Heather’s practical guide to dealing with bullies starts with learning how to think about yourself and your right to take up space. As her mother says, “Being yourself is an act of resistance.” After she changed schools, instead of trying to fit in with the popular kids, Heather found her tribe outside it and discovered her own way of belonging. It reminds me of Greta Thunberg’s assertion that being different can be your superpower.
Heather’s zine has been distributed to school principals and teachers in her district, and in my opinion it should be part of every school curriculum. I know it would have changed my life years ago.
Out of curiosity, I checked out Microcosm Press’s other offerings and found a series of zines called Your Neurodivergent Friend, designed to help people understand the way the world looks to people who experience it differently. I ordered Volume 2, Being Taken Advantage Of. I had never thought of that as something that happens more to neurodivergent people, but I saw myself all over that zine as well.
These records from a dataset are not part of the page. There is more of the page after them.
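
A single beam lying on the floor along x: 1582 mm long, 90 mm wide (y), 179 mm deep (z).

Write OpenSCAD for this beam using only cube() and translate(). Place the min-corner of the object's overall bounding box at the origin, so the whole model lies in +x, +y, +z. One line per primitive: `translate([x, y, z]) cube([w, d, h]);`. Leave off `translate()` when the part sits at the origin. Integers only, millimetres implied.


cube([1582, 90, 179]);


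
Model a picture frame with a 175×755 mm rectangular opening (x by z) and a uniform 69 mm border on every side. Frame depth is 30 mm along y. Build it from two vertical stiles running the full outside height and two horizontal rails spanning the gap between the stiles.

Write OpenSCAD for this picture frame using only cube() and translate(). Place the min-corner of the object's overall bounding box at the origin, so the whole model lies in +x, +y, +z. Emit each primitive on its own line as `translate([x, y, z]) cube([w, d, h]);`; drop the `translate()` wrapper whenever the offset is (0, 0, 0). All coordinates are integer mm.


cube([69, 30, 893]);
translate([244, 0, 0]) cube([69, 30, 893]);
translate([69, 0, 0]) cube([175, 30, 69]);
translate([69, 0, 824]) cube([175, 30, 69]);


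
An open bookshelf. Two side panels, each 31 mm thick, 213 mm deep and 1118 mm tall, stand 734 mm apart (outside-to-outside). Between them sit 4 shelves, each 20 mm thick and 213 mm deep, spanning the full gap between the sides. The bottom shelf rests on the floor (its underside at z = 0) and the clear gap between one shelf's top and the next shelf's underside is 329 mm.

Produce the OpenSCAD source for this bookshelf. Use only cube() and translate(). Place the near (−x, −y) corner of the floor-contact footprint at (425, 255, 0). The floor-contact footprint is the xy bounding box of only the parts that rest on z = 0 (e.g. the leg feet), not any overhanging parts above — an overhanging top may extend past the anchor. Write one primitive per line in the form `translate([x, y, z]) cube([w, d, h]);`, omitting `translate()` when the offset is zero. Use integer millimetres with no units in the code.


translate([425, 255, 0]) cube([31, 213, 1118]);
translate([1128, 255, 0]) cube([31, 213, 1118]);
translate([456, 255, 0]) cube([672, 213, 20]);
translate([456, 255, 349]) cube([672, 213, 20]);
translate([456, 255, 698]) cube([672, 213, 20]);
translate([456, 255, 1047]) cube([672, 213, 20]);


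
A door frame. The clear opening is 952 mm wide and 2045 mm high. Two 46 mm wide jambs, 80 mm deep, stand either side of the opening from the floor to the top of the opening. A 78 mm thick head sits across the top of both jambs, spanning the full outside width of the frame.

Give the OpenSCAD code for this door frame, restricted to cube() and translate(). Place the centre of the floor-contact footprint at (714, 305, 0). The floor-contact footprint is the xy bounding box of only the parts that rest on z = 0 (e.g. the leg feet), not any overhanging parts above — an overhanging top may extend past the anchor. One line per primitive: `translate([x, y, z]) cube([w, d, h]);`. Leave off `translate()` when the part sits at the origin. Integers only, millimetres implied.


translate([192, 265, 0]) cube([46, 80, 2045]);
translate([1190, 265, 0]) cube([46, 80, 2045]);
translate([192, 265, 2045]) cube([1044, 80, 78]);


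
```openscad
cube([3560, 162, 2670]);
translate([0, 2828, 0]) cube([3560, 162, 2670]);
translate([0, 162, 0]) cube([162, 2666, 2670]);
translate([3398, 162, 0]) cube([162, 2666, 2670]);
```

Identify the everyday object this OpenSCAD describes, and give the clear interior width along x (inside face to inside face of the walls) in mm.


A house (or room) frame. The interior width is 3236 mm.

Four 2670 mm walls enclosing a rectangle with no floor or roof — a room or house frame. Outside width is 3560 mm and wall thickness is 162 mm, so the interior width is 3560 − 2 × 162 = 3236 mm.


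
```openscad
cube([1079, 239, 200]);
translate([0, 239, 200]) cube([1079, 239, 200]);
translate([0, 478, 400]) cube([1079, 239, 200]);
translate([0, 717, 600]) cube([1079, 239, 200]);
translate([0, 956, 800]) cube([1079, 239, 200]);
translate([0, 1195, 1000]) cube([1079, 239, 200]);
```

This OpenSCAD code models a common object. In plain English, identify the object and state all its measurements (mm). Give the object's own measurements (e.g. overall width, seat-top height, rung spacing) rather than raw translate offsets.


A straight staircase of 6 solid steps. Each step is 1079 mm wide (x), 239 mm deep (y, the going) and 200 mm tall (the rise). The first step rests on the floor; each subsequent step sits one going further in +y and one rise higher in +z, directly behind and above the previous step with no overlap.


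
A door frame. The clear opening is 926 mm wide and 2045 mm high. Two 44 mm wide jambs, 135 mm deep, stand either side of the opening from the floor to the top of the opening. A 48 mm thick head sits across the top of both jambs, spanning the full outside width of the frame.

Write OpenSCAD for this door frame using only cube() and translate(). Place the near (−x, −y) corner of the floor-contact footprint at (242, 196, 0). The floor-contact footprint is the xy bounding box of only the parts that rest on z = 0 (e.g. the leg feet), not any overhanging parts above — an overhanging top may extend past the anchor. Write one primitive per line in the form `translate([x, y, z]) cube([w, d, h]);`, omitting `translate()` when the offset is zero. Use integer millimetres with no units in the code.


translate([242, 196, 0]) cube([44, 135, 2045]);
translate([1212, 196, 0]) cube([44, 135, 2045]);
translate([242, 196, 2045]) cube([1014, 135, 48]);


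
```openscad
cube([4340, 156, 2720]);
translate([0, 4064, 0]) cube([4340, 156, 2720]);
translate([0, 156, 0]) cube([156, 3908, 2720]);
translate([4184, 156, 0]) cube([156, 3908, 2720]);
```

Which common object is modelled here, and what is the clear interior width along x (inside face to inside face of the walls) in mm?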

It’s full of helpful information—not so much direct advice, but in reading it, you learn to see the red flags that say “this isn’t right,” and apply them to your own situations. You see the exact moment that an interaction turned predatory and think about how to head that off in your own life.
Microcosm Press offers subscriptions to new materials on a sliding scale, based on your ability to pay. Unlike social service agencies, they don’t do any means testing to make you prove your need. This small, independent press is a wealth of information on a variety of subjects, all centered on building community, off the beaten track.